The actors in A Christmas Carol have a lot on their plates. On top of memorizing lines, developing their characters, and honing their craft, some cast members have another challenge: elementary and middle school. Each year, Trinity Rep features a small group of children, with two young actors alternating in each role, in our classic holiday production of A Christmas Carol, a tradition now in its 42nd year.
The casts are selected through an audition process run by the show’s director and Trinity Rep staff members, who look for kids who love what they’re doing and who shine on stage. First comes the initial audition, where kids must sing 30 seconds of a holiday song and read through a scene from the show. Next is the callback audition, where kids who stood out at the first audition have another opportunity to show what they can do. After that, the casting is solidified and two more groups of children have joined the Trinity Rep family, as members of the cast of A Christmas Carol.
I recently caught up with a few members of the past A Christmas Carol kids club: Phineas Peters (Tiny Tim, 2011 and 2012), Bedros Kevorkian (Tiny Tim, 2012 and 2013), and Robert Capron (Turkey Boy, 2007). I learned more about their experiences on the Trinity Rep stage and the impact it had on them.
When asked to describe their time as Tiny Tim, Peters and Kevorkian don’t hesitate. “Magical,” says Kevorkian. “In every way,” Peters adds. The pair, who alternated the role in 2012, both made their professional debuts at Trinity Rep, and it’s a time both consider crucial. “I was just an eight-year-old boy starting out in the theater,” Peters says, “but I was surrounded by brilliant and talented people who created such a vibrant and elaborate show in front of my eyes.”
Kevorkian, also eight when he first took the Trinity Rep stage, says much the same thing. Through A Christmas Carol, he had the opportunity to “…meet so many new friends and work with professional actors whom I learned a lot from.” This includes Stephen Thorne, who played Bob Cratchit that year and was seen in last year’s production as Ebenezer Scrooge himself.
Capron, a former Turkey Boy (the young courier that Scrooge sends to buy a turkey after his night with the three spirits) couldn’t agree more. After taking acting classes through Trinity Rep’s Young Actors Studio, Capron discovered a love of the theater. He auditioned and was cast in A Christmas Carol that same year. “I wept on stage at my last performance of A Christmas Carol,” he remembers, sad that his time in A Christmas Carol was over. “It was, and always will be, one of the most special experiences I have ever had.” From taking his last bow, to throwing up just before his cue (we all get nervous sometimes!), to covering up a fall on stage, he saw it all as Turkey Boy.

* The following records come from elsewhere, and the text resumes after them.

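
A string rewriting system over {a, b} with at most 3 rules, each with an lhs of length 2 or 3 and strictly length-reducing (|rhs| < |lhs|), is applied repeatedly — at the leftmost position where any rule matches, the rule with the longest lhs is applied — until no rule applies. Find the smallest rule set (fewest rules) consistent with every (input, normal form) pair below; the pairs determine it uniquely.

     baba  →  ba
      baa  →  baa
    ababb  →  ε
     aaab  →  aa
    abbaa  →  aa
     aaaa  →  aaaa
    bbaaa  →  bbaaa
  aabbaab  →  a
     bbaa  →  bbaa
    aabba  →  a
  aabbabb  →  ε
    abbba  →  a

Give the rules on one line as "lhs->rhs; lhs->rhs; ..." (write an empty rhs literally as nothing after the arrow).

  | baba => ba
  | baa
  | ababb => abb => ab => ε
  | aaab => aa

aab->a; ab->; abb->ab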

After attending shows at Trinity Rep throughout that season, acting on stage alongside resident company members, was an extraordinary thing for Capron. He says that “Sometimes in life, you just know you’re watching art.” This was one of those times. “What a joy to be on stage with the people you respect, the ones who set you on the path you’re now a part of,” he reflects. “…I had that at eight.” Three years after, Capron made his silver screen debut as Rowley, the titular character’s best friend in the Diary of a Wimpy Kid film franchise, based on the children’s books of the same name by Jeff Kinney. He traces this accomplishment directly back to his days at Trinity Rep, saying that the experience and skills he gained during his time in the Young Actors Studio classroom and in A Christmas Carol were crucial during auditions and filming.
Although Kevorkian and Peters have long outgrown the role of Tiny Tim, they carry the lessons learned on stage with them. “Theater has helped me come out of my shell,” Kevorkian says. Telling Tiny Tim’s story, “…taught me to show the world who I truly am.” The experience was equally transformative for Peters, who credits his time on stage with fostering his creative side. “The impact was tremendous,” Peters says. “[Theater] has been a wonderful outlet for my love of storytelling.”
The magic of live theater remains alive for Capron, too. “Theater has a habit of getting to the raw emotional truth of events and narratives in a way that continues to amaze me,” he says. In terms of emotional connection and investment, for Capron, “…there’s nothing like having that live audience there.” As he describes it, theater creates a “unique rendition of an ever-dynamic work of art,” a temporary beautiful thing that has real power to make change.
As much as he loves theater in general, it’s Trinity Rep, in particular, that has Capron’s heart. “I owe theater, and Trinity Rep at large, everything,” he says, looking back on his days as a Turkey Boy and in Young Actors Studio. “If my life was a house, my time at Trinity Rep and what it taught me is the foundation.” Even now, as a senior at Brown University, Capron still sees Trinity Rep as his home. “I will cherish it always,” he says.
Like another famous Christmas curmudgeon, our hearts at Trinity Rep grew three sizes after hearing from these A Christmas Carol veterans. Onstage or off, we’re always rooting for all of our actors, and we’re glad to see that our youngest performers enjoyed their time with us. To these kids, we say thank you.